1. 導入:なぜ「不変コレクション」が重要なのか

Java開発において、誤ってデータを書き換えてしまい、予期せぬバグを引き起こした経験はありませんか?特に、複数の場所から参照されるリストやマップの内容が勝手に変更されると、原因の特定が非常に困難になります。Java 9で導入された List.of, Set.of, Map.of は、「一度作成したら変更できない(不変)」コレクションを簡単に生成するための機能です。これにより、コードの安全性が飛躍的に高まり、バグの温床を未然に防ぐことができます。

2. 基礎知識:不変(Immutable)コレクションとは

不変コレクションとは、作成後に要素の追加、削除、置換が一切できないオブジェクトのことです。もし要素を変更しようとすると、UnsupportedOperationException が発生します。
従来の java.util.ArrayList などは「可変」であり、意図しない変更を許してしまいます。一方、ofメソッドで作成されたコレクションは最初から変更を禁止することで、スレッドセーフなプログラムを書きやすくし、予期せぬ副作用を排除できるという大きなメリットがあります。

3. 実装・解決策:効率的な記述方法

これまでJava 8以前では、コレクションに値を入れて不変にするには、Arrays.asList() を使った後に Collections.unmodifiableList() でラップするなどの冗長な記述が必要でした。
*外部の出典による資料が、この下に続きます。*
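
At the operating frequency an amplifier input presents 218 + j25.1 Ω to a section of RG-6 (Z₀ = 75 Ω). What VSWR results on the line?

VSWR ≈ 2.95

Γ = (Z_L − Z_0)/(Z_L + Z_0) = (143 + j25.1)/(293 + j25.1)
|Γ| = 145/294 = 0.494
VSWR = (1 + |Γ|)/(1 − |Γ|) = 1.49/0.506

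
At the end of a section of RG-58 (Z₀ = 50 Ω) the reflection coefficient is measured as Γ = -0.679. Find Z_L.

Z_L ≈ 9.56 Ω

Z_L = Z_0·(1 + Γ)/(1 − Γ) = 50·(0.321)/(1.68)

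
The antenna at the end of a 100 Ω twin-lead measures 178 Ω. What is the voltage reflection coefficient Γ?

Γ = 0.281

Γ = (Z_L − Z_0)/(Z_L + Z_0) = (178 − 100)/(178 + 100) = 78/278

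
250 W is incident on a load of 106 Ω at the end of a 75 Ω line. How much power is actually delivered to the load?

P_delivered ≈ 243 W

Γ = (106 − 75)/(106 + 75) = 0.171
|Γ|² = 0.0293
P_refl = |Γ|²·P_inc = 7.33 W, P_del = (1 − |Γ|²)·P_inc = 243 W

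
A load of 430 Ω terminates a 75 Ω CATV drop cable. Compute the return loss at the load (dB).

Γ = (430 − 75)/(430 + 75) = 0.703
RL = −20·log₁₀|Γ| = −20·log₁₀(0.703)

RL ≈ 3.06 dB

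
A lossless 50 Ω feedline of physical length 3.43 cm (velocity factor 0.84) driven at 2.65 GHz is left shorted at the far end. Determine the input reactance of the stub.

λ = v/f = 0.84·c / 2.65 GHz = 0.0951 m
βl = 2π·l/λ = 2π × 0.361 = 130°
tan(βl) = -1.2
For a shorted stub, Z_in = jZ_0·tan(βl)

X_in ≈ -59.9 Ω (capacitive)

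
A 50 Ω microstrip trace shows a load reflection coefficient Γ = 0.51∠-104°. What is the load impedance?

Z_L = Z_0·(1 + Γ)/(1 − Γ) = 50·(0.877 − j0.495)/(1.12 + j0.495)

Z_L ≈ 24.6 − j32.8 Ω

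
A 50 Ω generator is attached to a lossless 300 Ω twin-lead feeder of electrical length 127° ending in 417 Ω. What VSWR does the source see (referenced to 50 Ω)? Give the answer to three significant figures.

VSWR ≈ 5.79

tan(βl) = -1.33
Z_in = Z_0·(Z_L + jZ_0·tanβl)/(Z_0 + jZ_L·tanβl) = 262 + j84.3 Ω
Γ_s = (Z_in − Z_s)/(Z_in + Z_s) = (212 + j84.3)/(312 + j84.3), |Γ_s| = 0.706
VSWR = (1 + |Γ_s|)/(1 − |Γ_s|)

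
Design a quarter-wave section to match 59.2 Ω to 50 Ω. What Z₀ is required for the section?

Z_qwt ≈ 54.4 Ω

Z_qwt = √(Z_0·R_L) = √(50 × 59.2) = √2960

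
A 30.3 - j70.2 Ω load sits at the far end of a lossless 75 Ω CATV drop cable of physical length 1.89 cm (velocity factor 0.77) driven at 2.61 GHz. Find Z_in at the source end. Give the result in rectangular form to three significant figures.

λ = v/f = 0.77·c / 2.61 GHz = 0.0885 m
βl = 2π·l/λ = 2π × 0.214 = 76.9°
tan(βl) = tan(76.9°) = 4.29
Z_in = Z_0·(Z_L + jZ_0·tanβl)/(Z_0 + jZ_L·tanβl)
     = 75·(30.3 + j251)/(376 + j130)

Z_in ≈ 20.9 + j42.9 Ω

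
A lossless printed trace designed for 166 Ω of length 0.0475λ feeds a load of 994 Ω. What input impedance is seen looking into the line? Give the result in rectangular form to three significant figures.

βl = 2π × 0.0475 = 17.1°
tan(βl) = tan(17.1°) = 0.308
Z_in = Z_0·(Z_L + jZ_0·tanβl)/(Z_0 + jZ_L·tanβl)
     = 166·(994 + j51.1)/(166 + j306)

Z_in ≈ 248 − j405 Ω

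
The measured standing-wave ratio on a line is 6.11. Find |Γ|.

|Γ| ≈ 0.719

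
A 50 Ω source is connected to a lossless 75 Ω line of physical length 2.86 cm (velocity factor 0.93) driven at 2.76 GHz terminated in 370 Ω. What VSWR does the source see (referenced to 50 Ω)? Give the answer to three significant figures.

VSWR ≈ 3.47

λ = v/f = 0.93·c / 2.76 GHz = 0.101 m
βl = 2π·l/λ = 2π × 0.283 = 102°
tan(βl) = -4.76
Z_in = Z_0·(Z_L + jZ_0·tanβl)/(Z_0 + jZ_L·tanβl) = 15.8 + j15.1 Ω
Γ_s = (Z_in − Z_s)/(Z_in + Z_s) = (-34.2 + j15.1)/(65.8 + j15.1), |Γ_s| = 0.553
VSWR = (1 + |Γ_s|)/(1 − |Γ_s|)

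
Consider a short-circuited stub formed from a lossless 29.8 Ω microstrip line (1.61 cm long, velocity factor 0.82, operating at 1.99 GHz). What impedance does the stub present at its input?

λ = v/f = 0.82·c / 1.99 GHz = 0.124 m
βl = 2π·l/λ = 2π × 0.13 = 46.9°
tan(βl) = 1.07
For a short-circuited stub, Z_in = jZ_0·tan(βl)

Z_in ≈ +j31.8 Ω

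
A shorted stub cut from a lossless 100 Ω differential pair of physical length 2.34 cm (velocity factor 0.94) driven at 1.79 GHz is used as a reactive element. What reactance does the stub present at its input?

X_in ≈ 135 Ω (inductive)

λ = v/f = 0.94·c / 1.79 GHz = 0.158 m
βl = 2π·l/λ = 2π × 0.149 = 53.5°
tan(βl) = 1.35
For a shorted stub, Z_in = jZ_0·tan(βl)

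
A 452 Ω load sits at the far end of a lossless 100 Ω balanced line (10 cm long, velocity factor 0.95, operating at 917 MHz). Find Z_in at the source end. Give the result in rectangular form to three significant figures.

Z_in ≈ 27 + j45.5 Ω

λ = v/f = 0.95·c / 917 MHz = 0.311 m
βl = 2π·l/λ = 2π × 0.322 = 116°
tan(βl) = tan(116°) = -2.07
Z_in = Z_0·(Z_L + jZ_0·tanβl)/(Z_0 + jZ_L·tanβl)
     = 100·(452 − j207)/(100 − j934)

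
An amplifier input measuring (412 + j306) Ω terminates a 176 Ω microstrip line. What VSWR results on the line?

VSWR ≈ 3.8

Γ = (Z_L − Z_0)/(Z_L + Z_0) = (236 + j306)/(588 + j306)
|Γ| = 386/663 = 0.583
VSWR = (1 + |Γ|)/(1 − |Γ|) = 1.58/0.417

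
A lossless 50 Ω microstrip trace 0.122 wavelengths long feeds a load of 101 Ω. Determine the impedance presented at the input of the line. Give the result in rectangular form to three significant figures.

βl = 2π × 0.122 = 43.9°
tan(βl) = tan(43.9°) = 0.963
Z_in = Z_0·(Z_L + jZ_0·tanβl)/(Z_0 + jZ_L·tanβl)
     = 50·(101 + j48.1)/(50 + j97.3)

Z_in ≈ 40.7 − j31 Ω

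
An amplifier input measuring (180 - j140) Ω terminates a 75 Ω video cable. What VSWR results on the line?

VSWR ≈ 4.02

Γ = (Z_L − Z_0)/(Z_L + Z_0) = (105 − j140)/(255 − j140)
|Γ| = 175/291 = 0.602
VSWR = (1 + |Γ|)/(1 − |Γ|) = 1.6/0.398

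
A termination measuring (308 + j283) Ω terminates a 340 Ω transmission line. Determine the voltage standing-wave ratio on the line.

Γ = (Z_L − Z_0)/(Z_L + Z_0) = (-32 + j283)/(648 + j283)
|Γ| = 285/707 = 0.403
VSWR = (1 + |Γ|)/(1 − |Γ|) = 1.4/0.597

VSWR ≈ 2.35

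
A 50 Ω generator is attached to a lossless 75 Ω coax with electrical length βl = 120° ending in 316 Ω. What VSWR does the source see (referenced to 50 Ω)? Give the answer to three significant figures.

tan(βl) = -1.73
Z_in = Z_0·(Z_L + jZ_0·tanβl)/(Z_0 + jZ_L·tanβl) = 23.3 + j40.1 Ω
Γ_s = (Z_in − Z_s)/(Z_in + Z_s) = (-26.7 + j40.1)/(73.3 + j40.1), |Γ_s| = 0.577
VSWR = (1 + |Γ_s|)/(1 − |Γ_s|)

VSWR ≈ 3.72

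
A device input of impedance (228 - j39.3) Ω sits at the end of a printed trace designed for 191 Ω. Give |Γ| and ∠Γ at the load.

Γ = (Z_L − Z_0)/(Z_L + Z_0) = (37 − j39.3)/(419 − j39.3)
|Γ| = 54/421 = 0.128

Γ ≈ 0.128 ∠ -41.4°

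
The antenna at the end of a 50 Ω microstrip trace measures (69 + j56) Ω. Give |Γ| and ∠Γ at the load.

Γ ≈ 0.45 ∠ 46.1°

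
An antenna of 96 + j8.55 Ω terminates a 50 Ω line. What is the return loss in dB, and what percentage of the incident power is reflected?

Γ = (46 + j8.55)/(146 + j8.55), |Γ| = 0.32
RL = −20·log₁₀(0.32) = 9.9 dB
P_refl/P_inc = |Γ|² = 0.102

RL ≈ 9.9 dB; 10.2% of incident power reflected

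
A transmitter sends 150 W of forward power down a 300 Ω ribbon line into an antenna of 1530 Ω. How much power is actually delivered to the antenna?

P_delivered ≈ 82.2 W

Γ = (1530 − 300)/(1530 + 300) = 0.672
|Γ|² = 0.452
P_refl = |Γ|²·P_inc = 67.8 W, P_del = (1 − |Γ|²)·P_inc = 82.2 W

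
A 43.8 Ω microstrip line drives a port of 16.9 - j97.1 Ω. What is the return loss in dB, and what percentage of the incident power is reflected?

RL ≈ 1.11 dB; 77.4% of incident power reflected

Γ = (-26.9 − j97.1)/(60.7 − j97.1), |Γ| = 0.88
RL = −20·log₁₀(0.88) = 1.11 dB
P_refl/P_inc = |Γ|² = 0.774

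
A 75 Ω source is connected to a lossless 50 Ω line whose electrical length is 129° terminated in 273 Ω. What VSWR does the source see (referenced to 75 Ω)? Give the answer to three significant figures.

tan(βl) = -1.23
Z_in = Z_0·(Z_L + jZ_0·tanβl)/(Z_0 + jZ_L·tanβl) = 14.8 + j38.3 Ω
Γ_s = (Z_in − Z_s)/(Z_in + Z_s) = (-60.2 + j38.3)/(89.8 + j38.3), |Γ_s| = 0.73
VSWR = (1 + |Γ_s|)/(1 − |Γ_s|)

VSWR ≈ 6.41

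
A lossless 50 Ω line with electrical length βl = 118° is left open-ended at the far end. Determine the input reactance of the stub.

X_in ≈ 26.6 Ω (inductive)

tan(βl) = -1.88
For an open-ended stub, Z_in = −jZ_0·cot(βl) = −jZ_0/tan(βl)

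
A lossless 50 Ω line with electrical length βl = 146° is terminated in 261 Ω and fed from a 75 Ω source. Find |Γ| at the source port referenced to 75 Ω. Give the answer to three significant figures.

|Γ| ≈ 0.659

tan(βl) = -0.675
Z_in = Z_0·(Z_L + jZ_0·tanβl)/(Z_0 + jZ_L·tanβl) = 28.3 + j66.1 Ω
Γ_s = (Z_in − Z_s)/(Z_in + Z_s) = (-46.7 + j66.1)/(103 + j66.1), |Γ_s| = 0.659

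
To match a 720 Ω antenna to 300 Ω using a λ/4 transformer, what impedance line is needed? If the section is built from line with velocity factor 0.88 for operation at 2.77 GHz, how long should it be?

Z_qwt ≈ 465 Ω; length ≈ 2.38 cm

Z_qwt = √(Z_0·R_L) = √(300 × 720) = √216000
λ = 0.88·c/f = 0.0953 m, so l = λ/4 = 0.0238 m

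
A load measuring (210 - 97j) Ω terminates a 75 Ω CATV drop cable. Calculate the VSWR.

VSWR ≈ 3.47

Γ = (Z_L − Z_0)/(Z_L + Z_0) = (135 − j97)/(285 − j97)
|Γ| = 166/301 = 0.552
VSWR = (1 + |Γ|)/(1 − |Γ|) = 1.55/0.448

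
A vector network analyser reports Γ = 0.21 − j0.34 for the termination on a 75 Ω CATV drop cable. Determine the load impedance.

Z_L ≈ 85.2 − j68.9 Ω

Z_L = Z_0·(1 + Γ)/(1 − Γ) = 75·(1.21 − j0.34)/(0.79 + j0.34)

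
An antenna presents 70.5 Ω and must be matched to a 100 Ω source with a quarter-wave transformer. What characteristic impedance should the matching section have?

Z_qwt = √(Z_0·R_L) = √(100 × 70.5) = √7050

Z_qwt ≈ 84 Ω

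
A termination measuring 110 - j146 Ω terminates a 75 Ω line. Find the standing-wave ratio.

Γ = (Z_L − Z_0)/(Z_L + Z_0) = (35 − j146)/(185 − j146)
|Γ| = 150/236 = 0.637
VSWR = (1 + |Γ|)/(1 − |Γ|) = 1.64/0.363

VSWR ≈ 4.51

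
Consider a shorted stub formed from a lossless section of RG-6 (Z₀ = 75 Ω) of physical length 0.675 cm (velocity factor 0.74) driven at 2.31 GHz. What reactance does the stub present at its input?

X_in ≈ 35.4 Ω (inductive)

λ = v/f = 0.74·c / 2.31 GHz = 0.0961 m
βl = 2π·l/λ = 2π × 0.0702 = 25.3°
tan(βl) = 0.472
For a shorted stub, Z_in = jZ_0·tan(βl)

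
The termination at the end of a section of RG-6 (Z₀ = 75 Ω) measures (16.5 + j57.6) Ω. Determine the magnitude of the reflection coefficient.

|Γ| ≈ 0.759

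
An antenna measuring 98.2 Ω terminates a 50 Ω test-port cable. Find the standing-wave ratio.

Γ = (98.2 − 50)/(98.2 + 50) = 0.325
VSWR = (1 + 0.325)/(1 − 0.325)

VSWR ≈ 1.96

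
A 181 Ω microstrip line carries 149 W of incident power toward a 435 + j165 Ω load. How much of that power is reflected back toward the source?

|Γ| = |(254 + j165)/(616 + j165)| = 0.475
|Γ|² = 0.226
P_refl = |Γ|²·P_inc = 33.6 W, P_del = (1 − |Γ|²)·P_inc = 115 W

P_reflected ≈ 33.6 W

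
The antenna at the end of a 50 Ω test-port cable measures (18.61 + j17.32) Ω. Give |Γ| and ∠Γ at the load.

Γ = (Z_L − Z_0)/(Z_L + Z_0) = (-31.39 + j17.32)/(68.61 + j17.32)
|Γ| = 35.9/70.8 = 0.507

Γ ≈ 0.507 ∠ 137°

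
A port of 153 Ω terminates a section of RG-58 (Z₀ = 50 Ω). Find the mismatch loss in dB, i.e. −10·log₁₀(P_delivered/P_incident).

Γ = (153 − 50)/(153 + 50) = 0.507
|Γ|² = 0.257, so P_del/P_inc = 1 − |Γ|² = 0.743
ML = −10·log₁₀(1 − |Γ|²)

mismatch loss ≈ 1.29 dB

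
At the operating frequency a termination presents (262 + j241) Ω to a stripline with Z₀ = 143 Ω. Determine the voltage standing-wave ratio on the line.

VSWR ≈ 3.65

Γ = (Z_L − Z_0)/(Z_L + Z_0) = (119 + j241)/(405 + j241)
|Γ| = 269/471 = 0.57
VSWR = (1 + |Γ|)/(1 − |Γ|) = 1.57/0.43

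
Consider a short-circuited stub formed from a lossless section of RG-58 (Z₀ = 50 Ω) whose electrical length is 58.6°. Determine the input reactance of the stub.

tan(βl) = 1.64
For a short-circuited stub, Z_in = jZ_0·tan(βl)

X_in ≈ 81.9 Ω (inductive)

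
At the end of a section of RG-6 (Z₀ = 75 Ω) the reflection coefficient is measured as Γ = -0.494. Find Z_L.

Z_L ≈ 25.4 Ω

Z_L = Z_0·(1 + Γ)/(1 − Γ) = 75·(0.506)/(1.49)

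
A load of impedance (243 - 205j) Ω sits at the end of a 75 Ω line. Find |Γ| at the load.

|Γ| ≈ 0.701

Γ = (Z_L − Z_0)/(Z_L + Z_0) = (168 − j205)/(318 − j205)
|Γ| = 265/378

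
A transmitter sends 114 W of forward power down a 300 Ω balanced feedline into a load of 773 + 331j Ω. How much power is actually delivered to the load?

|Γ| = |(473 + j331)/(1073 + j331)| = 0.514
|Γ|² = 0.264
P_refl = |Γ|²·P_inc = 30.1 W, P_del = (1 − |Γ|²)·P_inc = 83.9 W

P_delivered ≈ 83.9 W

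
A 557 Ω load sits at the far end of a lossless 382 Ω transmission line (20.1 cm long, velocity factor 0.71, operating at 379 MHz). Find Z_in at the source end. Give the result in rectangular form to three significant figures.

λ = v/f = 0.71·c / 379 MHz = 0.562 m
βl = 2π·l/λ = 2π × 0.358 = 129°
tan(βl) = tan(129°) = -1.25
Z_in = Z_0·(Z_L + jZ_0·tanβl)/(Z_0 + jZ_L·tanβl)
     = 382·(557 − j476)/(382 − j694)

Z_in ≈ 331 + j125 Ω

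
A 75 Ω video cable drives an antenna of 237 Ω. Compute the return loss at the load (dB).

RL ≈ 5.69 dB

Γ = (237 − 75)/(237 + 75) = 0.519
RL = −20·log₁₀|Γ| = −20·log₁₀(0.519)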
Java 9以降は、わずか1行で、しかも直感的に記述可能です。

4. サンプルプログラム

以下のコードをコピーして実行してみてください。不変コレクションの作成と、誤って変更しようとした時の動作を確認できます。


import java.util.List;
import java.util.Map;
import java.util.Set;

public class ImmutableExample {
public static void main(String[] args) {
// 1. 不変リストの作成
List fruits = List.of("Apple", "Banana", "Orange");
System.out.println("リスト: " + fruits);

// 2. 不変セットの作成
Set numbers = Set.of(1, 2, 3);
System.out.println("セット: " + numbers);

// 3. 不変マップの作成
Map config = Map.of("Host", "localhost", "Port", "8080");
System.out.println("マップ: " + config);

// 注意点: 以下の行を実行すると UnsupportedOperationException が発生します
// fruits.add("Grape");
}
}

5. 応用・注意点:現場での活用ポイント

現場で活用する上で、以下の3点を押さえておきましょう。

・null値は許容されない
List.of などで作成するコレクションの要素に null を含めると、NullPointerException が発生します。null を扱う必要がある場合は、従来の ArrayList などを使用してください。
・要素数に応じたオーバーロード
Map.of は最大10ペアまで引数を受け取れます。それ以上の要素を扱う場合は、Map.ofEntries() を使用するのが定石です。
・「不変」と「読み取り専用」の違い
これらは「不変(Immutable)」であり、元のコレクション自体が変更されることはありません。もし動的に中身を変化させる必要がある場合は、無理にこれらを使わず、ArrayList などを使用し、必要に応じて Collections.unmodifiableList() で公開範囲を制限する設計を検討してください。

不変コレクションを使いこなすと、コードの意図が明確になり、自信を持ってリリースできる堅牢なアプリケーションに近づきます。ぜひ今日から積極的に取り入れてみてください。